“Fasc-isms” Announced as This Year’s Met Gala Theme

An accompanying exhibition at the Costume Institute aims to diversify our understanding of the movement, emphasizing that “fascists are not a monolith.”

“Fasc-isms” Announced as This Year’s Met Gala Theme
An esteemed guest arrives on the red carpet. (edit Valentina Di Liscia/Hyperallergic)

In an interview on the Joe Rogan podcast, Met Gala co-chair Anna Wintour announced “Fasc-isms” as the theme for this year’s highly anticipated event.

“The popular 20th-century movement has been reduced to stereotypes and this is the time to revisit innovations of the misunderstood period of art,” Wintour said on the popular podcast that helped propel President Trump to the White House during the recent election. “Fascists are not a monolith,” she added.

Long considered taboo in art museums, the topic of fascism is now in the spotlight as government officials are brushing up on how to gut the institutions of democracy in favor of the more corporatist system that increasingly favors the wealthy and powerful.

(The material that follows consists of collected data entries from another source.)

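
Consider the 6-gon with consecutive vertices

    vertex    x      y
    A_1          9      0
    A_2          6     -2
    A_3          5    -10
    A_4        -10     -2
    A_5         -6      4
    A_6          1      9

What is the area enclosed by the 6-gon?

Apply the shoelace (surveyor's) formula: 2A = Σ (x_i·y_{i+1} − x_{i+1}·y_i), indices taken mod 6.
A_1→A_2: (9)(-2) − (6)(0) = -18
A_2→A_3: (6)(-10) − (5)(-2) = -50
A_3→A_4: (5)(-2) − (-10)(-10) = -110
A_4→A_5: (-10)(4) − (-6)(-2) = -52
A_5→A_6: (-6)(9) − (1)(4) = -58
A_6→A_1: (1)(0) − (9)(9) = -81
Σ = -369
Area = |Σ|/2 = 184.5.

184.5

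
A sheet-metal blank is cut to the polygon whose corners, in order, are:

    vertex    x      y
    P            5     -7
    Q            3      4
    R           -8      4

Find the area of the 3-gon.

Apply the shoelace formula: 2A = Σ (x_i·y_{i+1} − x_{i+1}·y_i), indices taken mod 3.
Σ = (41) + (44) + (36) = 121
Area = |Σ|/2 = 60.5.

60.5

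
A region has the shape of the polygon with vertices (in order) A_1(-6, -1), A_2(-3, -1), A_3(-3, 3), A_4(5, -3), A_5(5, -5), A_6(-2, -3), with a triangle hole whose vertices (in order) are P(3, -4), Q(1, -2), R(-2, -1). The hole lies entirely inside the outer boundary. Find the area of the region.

Outer boundary:
Apply Gauss's area formula: 2A = Σ (x_i·y_{i+1} − x_{i+1}·y_i), indices taken mod 6.
Cross-terms: 3, -12, -6, -10, -25, -16  ⇒  Σ = -66
Area = |Σ|/2 = 33.
Hole:
P→Q: (3)(-2) − (1)(-4) = -2
Q→R: (1)(-1) − (-2)(-2) = -5
R→P: (-2)(-4) − (3)(-1) = 11
Σ = 4
Area = |Σ|/2 = 2.
Net area = 33 − 2 = 31.

31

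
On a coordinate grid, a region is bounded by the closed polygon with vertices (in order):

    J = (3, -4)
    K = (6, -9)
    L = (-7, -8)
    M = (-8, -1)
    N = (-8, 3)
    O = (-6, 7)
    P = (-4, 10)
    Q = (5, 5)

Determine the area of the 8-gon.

Σ = (-3) + (-111) + (-57) + (-32) + (-38) + (-32) + (-70) + (-35) = -378
Area = |Σ|/2 = 189.

189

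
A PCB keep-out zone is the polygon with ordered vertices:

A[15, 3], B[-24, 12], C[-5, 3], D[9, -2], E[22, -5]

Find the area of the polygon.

181.5

Apply the shoelace (surveyor's) formula: 2A = Σ (x_i·y_{i+1} − x_{i+1}·y_i), indices taken mod 5.
Cross-terms: 252, -12, -17, -1, 141  ⇒  Σ = 363
Area = |Σ|/2 = 181.5.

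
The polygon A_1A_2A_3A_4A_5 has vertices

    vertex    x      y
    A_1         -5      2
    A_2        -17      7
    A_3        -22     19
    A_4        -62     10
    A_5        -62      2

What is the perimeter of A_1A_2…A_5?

|A_1A_2| = √((-12)² + (5)²) = √169 = 13
|A_2A_3| = √((-5)² + (12)²) = √169 = 13
|A_3A_4| = √((-40)² + (-9)²) = √1681 = 41
|A_4A_5| = √((0)² + (-8)²) = √64 = 8
|A_5A_1| = √((57)² + (0)²) = √3249 = 57
Perimeter = 13 + 13 + 41 + 8 + 57 = 132.

132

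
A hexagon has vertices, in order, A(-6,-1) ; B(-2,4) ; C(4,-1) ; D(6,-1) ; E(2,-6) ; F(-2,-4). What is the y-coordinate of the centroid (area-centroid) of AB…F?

-212/171

Apply Gauss's area formula. First the cross-terms c_i = x_i·y_{i+1} − x_{i+1}·y_i:
  -26, -14, 2, -34, -20, -22  ⇒  2A = -114, A = -57.
Then Σ (y_i + y_{i+1})·c_i = 424, so ȳ = 424 / (6·(-57)) = -212/171.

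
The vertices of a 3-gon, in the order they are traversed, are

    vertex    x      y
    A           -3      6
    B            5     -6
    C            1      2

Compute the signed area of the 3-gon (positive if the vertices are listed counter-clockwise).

8

A→B: (-3)(-6) − (5)(6) = -12
B→C: (5)(2) − (1)(-6) = 16
C→A: (1)(6) − (-3)(2) = 12
Σ = 16
Signed area = Σ/2 = 8 (positive ⇒ counter-clockwise traversal).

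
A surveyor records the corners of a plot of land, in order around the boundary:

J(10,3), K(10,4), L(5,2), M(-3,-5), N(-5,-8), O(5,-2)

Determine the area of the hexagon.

Apply Gauss's area formula: 2A = Σ (x_i·y_{i+1} − x_{i+1}·y_i), indices taken mod 6.
Σ = (10) + (0) + (-19) + (-1) + (50) + (35) = 75
Area = |Σ|/2 = 37.5.

37.5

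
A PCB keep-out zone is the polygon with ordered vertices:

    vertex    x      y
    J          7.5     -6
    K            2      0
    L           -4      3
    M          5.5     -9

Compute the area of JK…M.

36

Apply the shoelace (surveyor's) formula: 2A = Σ (x_i·y_{i+1} − x_{i+1}·y_i), indices taken mod 4.
Cross-terms: 12, 6, 19.5, 34.5  ⇒  Σ = 72
Area = |Σ|/2 = 36.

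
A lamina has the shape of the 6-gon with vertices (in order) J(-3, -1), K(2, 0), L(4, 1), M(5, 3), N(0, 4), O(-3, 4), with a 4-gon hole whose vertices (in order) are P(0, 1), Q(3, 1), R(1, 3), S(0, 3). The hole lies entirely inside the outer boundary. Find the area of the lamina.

25

Outer boundary:
Apply the surveyor's formula: 2A = Σ (x_i·y_{i+1} − x_{i+1}·y_i), indices taken mod 6.
Σ = (2) + (2) + (7) + (20) + (12) + (15) = 58
Area = |Σ|/2 = 29.
Hole:
Apply the surveyor's formula: 2A = Σ (x_i·y_{i+1} − x_{i+1}·y_i), indices taken mod 4.
Σ = (-3) + (8) + (3) + (0) = 8
Area = |Σ|/2 = 4.
Net area = 29 − 4 = 25.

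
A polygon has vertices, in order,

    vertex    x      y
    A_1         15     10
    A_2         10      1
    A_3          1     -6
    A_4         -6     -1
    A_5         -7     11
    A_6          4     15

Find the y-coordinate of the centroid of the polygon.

Apply the shoelace (surveyor's) formula. First the cross-terms c_i = x_i·y_{i+1} − x_{i+1}·y_i:
  -85, -61, -37, -73, -149, -185  ⇒  2A = -590, A = -295.
Then Σ (y_i + y_{i+1})·c_i = -9600, so ȳ = -9600 / (6·(-295)) = 320/59.

320/59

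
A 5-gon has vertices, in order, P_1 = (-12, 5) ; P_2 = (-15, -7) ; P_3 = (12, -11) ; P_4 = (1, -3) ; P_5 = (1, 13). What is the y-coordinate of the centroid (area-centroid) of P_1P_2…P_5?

Apply Gauss's area formula. First the cross-terms c_i = x_i·y_{i+1} − x_{i+1}·y_i:
  159, 249, -25, 16, 161  ⇒  2A = 560, A = 280.
Then Σ (y_i + y_{i+1})·c_i = -1392, so ȳ = -1392 / (6·280) = -29/35.

-29/35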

“The art community has long been familiar with the oligarch-controlled spaces of culture, but now that the government is catching up to the art world. We think the art community can be at the forefront of this new wave,” Met Gala honorary guest chair Marco Rubio explained during a press conference this afternoon. Rubio was joined at the press event on the steps of the museum by art collector and Republican donor Norman Braman

The theme, the museum said, hopes to diversify our understanding of fascisms and how they continue to be generative underground movements that resist stereotypes. An accompanying exhibition will display items from the Met Museum’s “frankly shockingly extensive” collection of black leather riding boots, a press release said. 

The museum also announced that anyone caught trying to sneak into the elite affair would be deported to a super prison in El Salvador, regardless of immigration status.